Gravitational-wave standard siren probes of cosmology

Speaker: Jonathan Gair (MPG)
Date: Wednesday 24 February 2021
Time: 14:00
Venue: Zoom

On 17th August 2017, the Advanced LIGO and Virgo interferometers observed gravitational waves from the inspiral and merger of a binary neutron star system for the first time. An optical counterpart to the event was observed the following night, which allowed the unique identification of the host galaxy of the event and hence a determination of its redshift. The combination of a measurement of luminosity distance from the gravitational wave signal with the electromagnetic redshift measurement allowed the local expansion rate of the Universe, the Hubble constant, to be estimated. The final result, H0 = 70 +12/-8 km/s/Mpc, was consistent with current electromagnetic measurements, albeit not competitive with their precision. This result has since been enhanced by folding in statistical information from dark standard sirens, i.e., gravitational wave events without counterparts, and is expected to rapidly improve with the order of magnitude increase in events expected for near future detectors.

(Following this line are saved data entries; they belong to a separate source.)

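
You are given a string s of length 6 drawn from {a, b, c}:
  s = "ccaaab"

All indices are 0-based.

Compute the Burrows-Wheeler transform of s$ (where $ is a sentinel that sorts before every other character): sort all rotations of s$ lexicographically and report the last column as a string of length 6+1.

rank  rotation last
    0  $ccaaab  b
    1  aaab$cc  c
    2  aab$cca  a
    3  ab$ccaa  a
    4  b$ccaaa  a
    5  caaab$c  c
    6  ccaaab$  $

bcaaac$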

Such standard siren measurements of cosmological parameters will suffer from a completely different set of systematic uncertainties to existing electromagnetic measurements and thus could offer a potential resolution of existing tensions in current cosmological measurements. In this talk I will describe the first gravitational wave Hubble constant measurements, discuss prospects for improving this result over the next two decades and describe some of the potential sources of systematic error that could limit the accuracy of the final result.